Professor Christine Bell, co-director of the University’s Global Justice Academy, is the lead author of the report, Navigating Inclusion in Peace Settlements, published by the British Academy.
With many peace processes faltering and leading to renewed violence, the report argues that while peace settlements are usually successful in resolving immediate violence, they often produce compromises between parties to the conflict.
This can lead to an uncertain peace in which the root causes of the conflict are not resolved but are carried into the new political and legal institutions.
With a focus on the experiences of Bosnia and Herzegovina, Nepal and Burundi, the report recommends a more political approach to human rights implementation, one which takes account of both the challenges and the opportunities of post-agreement environments.

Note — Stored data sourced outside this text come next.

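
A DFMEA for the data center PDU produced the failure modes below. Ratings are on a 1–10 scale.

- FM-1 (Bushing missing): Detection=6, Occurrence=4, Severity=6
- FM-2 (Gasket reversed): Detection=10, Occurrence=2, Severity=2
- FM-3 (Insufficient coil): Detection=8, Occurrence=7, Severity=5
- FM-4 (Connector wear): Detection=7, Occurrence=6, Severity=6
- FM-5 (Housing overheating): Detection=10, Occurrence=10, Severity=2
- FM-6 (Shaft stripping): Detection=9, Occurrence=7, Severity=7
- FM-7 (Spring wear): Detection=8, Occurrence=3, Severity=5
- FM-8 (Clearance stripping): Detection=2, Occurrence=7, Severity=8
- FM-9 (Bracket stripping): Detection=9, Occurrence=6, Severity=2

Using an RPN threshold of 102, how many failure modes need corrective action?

RPN = Severity × Occurrence × Detection:
  FM-1: 6 × 4 × 6 = 144
  FM-2: 2 × 2 × 10 = 40
  FM-3: 5 × 7 × 8 = 280
  FM-4: 6 × 6 × 7 = 252
  FM-5: 2 × 10 × 10 = 200
  FM-6: 7 × 7 × 9 = 441
  FM-7: 5 × 3 × 8 = 120
  FM-8: 8 × 7 × 2 = 112
  FM-9: 2 × 6 × 9 = 108
Modes with RPN ≥ 102: FM-1 (144), FM-3 (280), FM-4 (252), FM-5 (200), FM-6 (441), FM-7 (120), FM-8 (112), FM-9 (108) → 8.

8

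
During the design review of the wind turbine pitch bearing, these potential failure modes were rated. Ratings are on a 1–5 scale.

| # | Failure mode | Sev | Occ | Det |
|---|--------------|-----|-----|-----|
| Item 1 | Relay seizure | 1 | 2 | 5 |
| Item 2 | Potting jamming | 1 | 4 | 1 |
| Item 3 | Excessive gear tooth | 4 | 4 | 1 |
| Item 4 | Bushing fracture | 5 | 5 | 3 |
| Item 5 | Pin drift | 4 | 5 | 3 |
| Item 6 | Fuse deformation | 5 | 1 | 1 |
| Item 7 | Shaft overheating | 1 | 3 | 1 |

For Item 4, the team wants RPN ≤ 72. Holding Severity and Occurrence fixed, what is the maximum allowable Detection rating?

Item 4: S=5, O=5, D=3 → current RPN = 75.
Fixed product = 25. Need 25 × D ≤ 72, so D ≤ 72/25 = 2.88.
Maximum integer Detection rating = 2 (gives RPN 50; D=3 would give 75 > 72).

2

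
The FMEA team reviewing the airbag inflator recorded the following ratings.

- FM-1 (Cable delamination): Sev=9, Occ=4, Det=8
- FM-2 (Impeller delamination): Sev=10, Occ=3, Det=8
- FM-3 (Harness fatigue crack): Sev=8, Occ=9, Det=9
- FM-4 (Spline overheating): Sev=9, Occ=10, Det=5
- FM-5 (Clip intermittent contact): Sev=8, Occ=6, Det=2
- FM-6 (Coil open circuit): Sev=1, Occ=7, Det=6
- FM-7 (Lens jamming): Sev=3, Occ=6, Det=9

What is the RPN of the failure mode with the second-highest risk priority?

450

RPN = Severity × Occurrence × Detection:
  FM-1: 9 × 4 × 8 = 288
  FM-2: 10 × 3 × 8 = 240
  FM-3: 8 × 9 × 9 = 648
  FM-4: 9 × 10 × 5 = 450
  FM-5: 8 × 6 × 2 = 96
  FM-6: 1 × 7 × 6 = 42
  FM-7: 3 × 6 × 9 = 162
Sorted descending: 648, 450, 288, 240, 162, 96, 42.
The second-highest RPN is 450 (FM-4).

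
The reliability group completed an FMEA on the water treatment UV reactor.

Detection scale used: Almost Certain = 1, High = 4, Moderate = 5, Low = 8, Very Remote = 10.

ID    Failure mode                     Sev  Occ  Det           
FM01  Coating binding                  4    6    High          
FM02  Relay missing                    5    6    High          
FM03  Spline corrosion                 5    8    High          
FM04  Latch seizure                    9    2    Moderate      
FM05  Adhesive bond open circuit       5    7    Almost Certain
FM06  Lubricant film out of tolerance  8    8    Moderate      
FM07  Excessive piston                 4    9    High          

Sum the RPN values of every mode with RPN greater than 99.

RPN = Severity × Occurrence × Detection:
  FM01: 4 × 6 × 4 = 96
  FM02: 5 × 6 × 4 = 120
  FM03: 5 × 8 × 4 = 160
  FM04: 9 × 2 × 5 = 90
  FM05: 5 × 7 × 1 = 35
  FM06: 8 × 8 × 5 = 320
  FM07: 4 × 9 × 4 = 144
RPN > 99: FM02 (120), FM03 (160), FM06 (320), FM07 (144).
Sum: 120 + 160 + 320 + 144 = 744.

744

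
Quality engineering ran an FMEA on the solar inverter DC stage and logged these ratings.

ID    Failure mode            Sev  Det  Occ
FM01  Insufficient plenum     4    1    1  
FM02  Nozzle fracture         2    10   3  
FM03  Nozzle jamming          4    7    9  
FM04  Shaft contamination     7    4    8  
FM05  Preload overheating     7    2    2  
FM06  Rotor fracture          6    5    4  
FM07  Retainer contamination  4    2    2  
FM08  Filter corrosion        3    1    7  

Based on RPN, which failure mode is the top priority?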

As we debate the tragedy of terrorist attacks in the UK, understanding how deeply divided societies manage their deep disagreements so as to resolve and prevent conflict is very important. The UK has played a major role in supporting peace processes at home and abroad, and important lessons can be learnt from this experience. In the last few years, global conflict – having dropped since the end of the cold war – is on the rise again. This report talks about ways in which protection of human rights play a role in ensuring an inclusive peace and a society with a common commitment to the common good.